Русская литература постепенно принимает все более жестокий оскал.
Тамара де Лемпицка. Лежащая обнаженная, 1925
– Борис Тимофеевич, ваш сборник новелл «Лавка нищих» в коротком списке премии «Большая книга» – это признание читателей, общества или власть имущих?
– Что до «власть имущих», то их признания я никогда не ждал и не жду. Писатель – ничем не обязан власти! Хотя в советское время нас все время пытались убедить в обратном. И сейчас пытаются. А вот «власть имущие» – во всяком случае, у нас, в России, – обязаны писателям, и в первую очередь прозаикам, очень многим. Это ведь именно Пушкин, Достоевский, Толстой, Чехов, Платонов выстроили систему философской и даже политической мысли в России! Философ Франк писал: «В России наиболее значительные мысли и идеи были высказаны не в систематичных научных работах, а в литературной форме». Именно высокая проза дала возможность нашей власти ясно мыслить и образно излагать! И в минуты просветления власть образным строем и целыми сгустками такого «мысле-языка» пользовалась и пользуется. Вспомните: «Братья и сестры», «Отечество в опасности!» и другие соединения слов и мысли, которые могли возникнуть только в русском языке. Когда наша власть говорит с нами человеческим языком, то есть языком, созданным народом и укрепленным литературой и литургией, тогда мы ее понимаем. Но когда власть переходит на канцелярит и «юръяз», на креольские варианты русского языка, когда забывает о родстве с великой литературой и объясняется при помощи зуботычин и репрессий – тогда мы власть понимать перестаем.

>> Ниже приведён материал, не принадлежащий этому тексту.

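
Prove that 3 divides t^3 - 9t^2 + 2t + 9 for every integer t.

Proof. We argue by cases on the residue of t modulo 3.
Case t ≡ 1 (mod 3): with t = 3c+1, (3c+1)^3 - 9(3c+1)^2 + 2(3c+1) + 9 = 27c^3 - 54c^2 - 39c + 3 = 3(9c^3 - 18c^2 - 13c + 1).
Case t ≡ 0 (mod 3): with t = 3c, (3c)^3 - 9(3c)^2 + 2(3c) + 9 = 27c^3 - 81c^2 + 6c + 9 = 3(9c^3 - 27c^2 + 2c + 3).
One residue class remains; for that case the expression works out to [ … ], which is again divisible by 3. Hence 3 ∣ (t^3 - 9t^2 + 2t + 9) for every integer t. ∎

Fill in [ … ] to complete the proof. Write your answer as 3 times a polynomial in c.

The residues treated are {1, 0}, so the missing case is t ≡ 2 (mod 3); write t = 3c+2.
Then (3c+2)^3 - 9(3c+2)^2 + 2(3c+2) + 9 = 27c^3 - 27c^2 - 66c - 15 = 3(9c^3 - 9c^2 - 22c - 5).

3(9c^3 - 9c^2 - 22c - 5)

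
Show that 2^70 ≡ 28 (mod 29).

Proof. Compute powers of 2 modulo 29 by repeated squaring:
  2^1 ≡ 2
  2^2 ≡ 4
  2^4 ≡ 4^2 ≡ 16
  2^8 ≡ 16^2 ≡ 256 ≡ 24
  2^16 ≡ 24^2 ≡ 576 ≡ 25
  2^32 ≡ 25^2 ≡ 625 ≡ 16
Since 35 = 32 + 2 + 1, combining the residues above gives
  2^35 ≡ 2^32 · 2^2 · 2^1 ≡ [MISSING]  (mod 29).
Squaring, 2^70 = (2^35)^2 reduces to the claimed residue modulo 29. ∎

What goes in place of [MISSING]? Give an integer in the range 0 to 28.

12

Multiply the listed residues: 16 · 4 · 2 = 64 → 128.
Reducing modulo 29: 128 = 4·29 + 12, so 2^35 ≡ 12.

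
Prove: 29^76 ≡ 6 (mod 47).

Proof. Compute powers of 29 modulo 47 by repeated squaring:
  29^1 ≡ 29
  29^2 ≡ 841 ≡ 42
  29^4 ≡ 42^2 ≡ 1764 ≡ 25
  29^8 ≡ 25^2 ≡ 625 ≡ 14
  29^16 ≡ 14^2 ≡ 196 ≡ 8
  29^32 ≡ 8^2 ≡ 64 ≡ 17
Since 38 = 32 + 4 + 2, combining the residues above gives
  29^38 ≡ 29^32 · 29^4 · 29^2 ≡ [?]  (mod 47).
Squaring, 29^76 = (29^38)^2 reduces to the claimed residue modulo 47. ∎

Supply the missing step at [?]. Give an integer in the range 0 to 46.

29^32 · 29^4 · 29^2 ≡ 17 · 25 · 42 = 17850.
17850 mod 47 = 37, so 29^38 ≡ 37 (mod 47).

37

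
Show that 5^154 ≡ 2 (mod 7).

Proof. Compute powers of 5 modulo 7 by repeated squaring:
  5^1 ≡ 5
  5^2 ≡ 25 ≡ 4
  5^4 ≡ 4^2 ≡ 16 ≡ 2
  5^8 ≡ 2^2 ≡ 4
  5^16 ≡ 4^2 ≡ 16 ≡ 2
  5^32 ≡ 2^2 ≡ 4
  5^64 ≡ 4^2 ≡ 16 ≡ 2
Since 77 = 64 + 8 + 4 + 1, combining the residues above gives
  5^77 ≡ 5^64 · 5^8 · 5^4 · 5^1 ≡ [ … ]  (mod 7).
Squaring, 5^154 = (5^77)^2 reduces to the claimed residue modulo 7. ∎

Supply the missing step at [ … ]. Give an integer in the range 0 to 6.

3

Multiply the listed residues: 2 · 4 · 2 · 5 = 8 → 16 → 80.
Reducing modulo 7: 80 = 11·7 + 3, so 5^77 ≡ 3.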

Если же говорить лично обо мне, о признании читателей, то оно мной ощущается лишь в последнее время. Скорее можно говорить о признании со стороны экспертного сообщества – своего рода референтной группы, – сложившегося вокруг новой прозы новой России.
– Что эта книга новелл значит лично для вас и вашего творческого пути, чем она может заинтересовать наших современников и что вы имеете в виду под «новой прозой»?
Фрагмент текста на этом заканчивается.